Koalisi juga menilai sejak Panglima TNI menyatakan bahwa prajurit TNI aktif yang menempati jabatan sipil di luar dari 10 lembaga yang dibolehkan pasal 47 ayat (2), harus mundur dari dinas aktif kemiliteran.

“Maka kami mendesak agar seluruh prajurit TNI yang saat ini menduduki jabatan sipil di luar dari 10 lembaga yang diperbolehkan dalam pasal 47 ayat (2) UU TNI tersebut, segera mengundurkan diri atau pensiun dari dinas aktif TNI, terutama Letkol Teddy Indra Wijaya yang berulangkali melanggar ketentuan dalam UU TNI, mulai dari terlibat dalam kampanye politik praktis 2024 hingga pengangkatannya sebagai Seskab,” katanya.

Koalisi juga menyoroti adanya penambahan tugas operasi militer selain perang yang meluas seperti menangani masalah narkotika dinilai terlalu berlebihan. Menurut koalisi penanganan narkotika semestinya tetap dalam koridor penegakan hukum. Sehingga sebagai alat pertahanan negara TNI sepatutnya tidak terlibat di dalamnya.

Lebih berbahaya lagi, pelibatan militer dalam operasi militer selain perang tidak lagi memerlukan persetujuan DPR melalui kebijakan politik negara (kebijakan presiden dengan pertimbangan DPR sebagaimana diatur pasal 7 ayat 3 UU TNI 34/2004), tetapi akan di atur lebih lanjut dalam PP sebagaimana diatur dalam draft RUU TNI. Draft pasal dalam RUU TNI ini secara nyata justru meniadakan peran Parlemen sebagai wakil rakyat. Selain itu, hal ini akan menimbulkan konflik kewenangan dan tumpang tindih dengan lembaga lain khususnya aparat penegak hukum dalam mengatasi masalah di dalam negeri.

“Koalisi menolak DIM RUU TNI yang disampaikan pemerintah ke DPR karena masih mengandung pasal-pasal bermasalah yang tetap akan mengembalikan dwi fungsi TNI dan militerisme di Indonesia,” pungkasnya.

Untuk diketahui selain Amnesty International Indonesia,  Koalisi Masyarakat Sipil untuk Reformasi Sektor Keamanan terdiri dari beberapa organisasi meliputi Imparsial, YLBHI, KontraS dan PBHI Nasional. Ada juga ELSAM, Human Right Working Group (HRWG), WALHI, SETARA Institute dan Centra Initiative.

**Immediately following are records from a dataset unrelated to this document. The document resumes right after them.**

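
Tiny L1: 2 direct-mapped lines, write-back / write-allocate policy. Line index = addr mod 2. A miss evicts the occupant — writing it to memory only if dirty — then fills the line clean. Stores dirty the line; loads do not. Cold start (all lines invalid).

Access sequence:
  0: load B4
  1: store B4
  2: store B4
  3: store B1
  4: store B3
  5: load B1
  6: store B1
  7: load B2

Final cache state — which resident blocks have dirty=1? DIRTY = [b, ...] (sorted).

0: R B4 -> L0 miss  d=-]
1: W B4 -> L0 hit  d=D]
2: W B4 -> L0 hit  d=D]
3: W B1 -> L1 miss  d=D]
4: W B3 -> L1 miss wb->B1  d=D]
5: R B1 -> L1 miss wb->B3  d=-]
6: W B1 -> L1 hit  d=D]
7: R B2 -> L0 miss wb->B4  d=-]

DIRTY = [1]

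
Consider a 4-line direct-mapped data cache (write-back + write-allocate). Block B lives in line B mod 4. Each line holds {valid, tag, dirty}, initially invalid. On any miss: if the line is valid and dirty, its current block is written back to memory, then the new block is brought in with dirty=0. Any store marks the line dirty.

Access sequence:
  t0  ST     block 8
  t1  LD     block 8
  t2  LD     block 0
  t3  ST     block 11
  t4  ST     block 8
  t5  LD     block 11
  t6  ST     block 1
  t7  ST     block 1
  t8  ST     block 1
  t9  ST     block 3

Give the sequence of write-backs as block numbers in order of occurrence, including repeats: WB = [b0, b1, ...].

WB = [8, 11]

0: W B8 -> L0 miss  d=D]
1: R B8 -> L0 hit  d=D]
2: R B0 -> L0 miss wb->B8  d=-]
3: W B11 -> L3 miss  d=D]
4: W B8 -> L0 miss  d=D]
5: R B11 -> L3 hit  d=D]
6: W B1 -> L1 miss  d=D]
7: W B1 -> L1 hit  d=D]
8: W B1 -> L1 hit  d=D]
9: W B3 -> L3 miss wb->B11  d=D]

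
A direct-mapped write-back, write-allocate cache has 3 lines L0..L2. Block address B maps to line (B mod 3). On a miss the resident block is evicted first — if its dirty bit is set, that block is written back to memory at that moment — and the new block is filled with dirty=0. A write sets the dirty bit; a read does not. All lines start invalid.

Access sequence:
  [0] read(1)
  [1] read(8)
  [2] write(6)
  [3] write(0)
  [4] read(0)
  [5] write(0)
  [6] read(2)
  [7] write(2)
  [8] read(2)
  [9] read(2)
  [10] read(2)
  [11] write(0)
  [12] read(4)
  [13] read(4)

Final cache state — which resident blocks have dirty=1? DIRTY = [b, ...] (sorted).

DIRTY = [0, 2]

0: R B1 -> L1 miss  d=-]
1: R B8 -> L2 miss  d=-]
2: W B6 -> L0 miss  d=D]
3: W B0 -> L0 miss wb->B6  d=D]
4: R B0 -> L0 hit  d=D]
5: W B0 -> L0 hit  d=D]
6: R B2 -> L2 miss  d=-]
7: W B2 -> L2 hit  d=D]
8: R B2 -> L2 hit  d=D]
9: R B2 -> L2 hit  d=D]
10: R B2 -> L2 hit  d=D]
11: W B0 -> L0 hit  d=D]
12: R B4 -> L1 miss  d=-]
13: R B4 -> L1 hit  d=-]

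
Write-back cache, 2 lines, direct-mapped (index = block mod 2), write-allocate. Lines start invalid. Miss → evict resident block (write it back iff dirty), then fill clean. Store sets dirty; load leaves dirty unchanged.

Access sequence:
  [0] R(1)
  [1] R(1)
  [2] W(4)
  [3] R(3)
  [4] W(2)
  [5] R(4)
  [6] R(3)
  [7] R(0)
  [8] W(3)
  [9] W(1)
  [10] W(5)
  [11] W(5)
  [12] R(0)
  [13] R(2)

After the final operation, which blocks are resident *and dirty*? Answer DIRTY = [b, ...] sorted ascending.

DIRTY = [5]

0: R B1 → L1 miss [-]
1: R B1 → L1 hit [-]
2: W B4 → L0 miss [D]
3: R B3 → L1 miss [-]
4: W B2 → L0 miss wb→B4 [D]
5: R B4 → L0 miss wb→B2 [-]
6: R B3 → L1 hit [-]
7: R B0 → L0 miss [-]
8: W B3 → L1 hit [D]
9: W B1 → L1 miss wb→B3 [D]
10: W B5 → L1 miss wb→B1 [D]
11: W B5 → L1 hit [D]
12: R B0 → L0 hit [-]
13: R B2 → L0 miss [-]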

Termasuk LBH Jakarta, LBH Pers, LBH Masyarakat, LBH Surabaya Pos Malang,dan Aliansi untuk Demokrasi Papua (ALDP). Serta Public Virtue, Institute for Criminal Justice Reform (ICJR), Aliansi Jurnalis Independen (AJI) Jakarta, Perhimpunan Pembela Masyarakat Adat Nusantara (PPMAN), dan BEM SI, Dejure.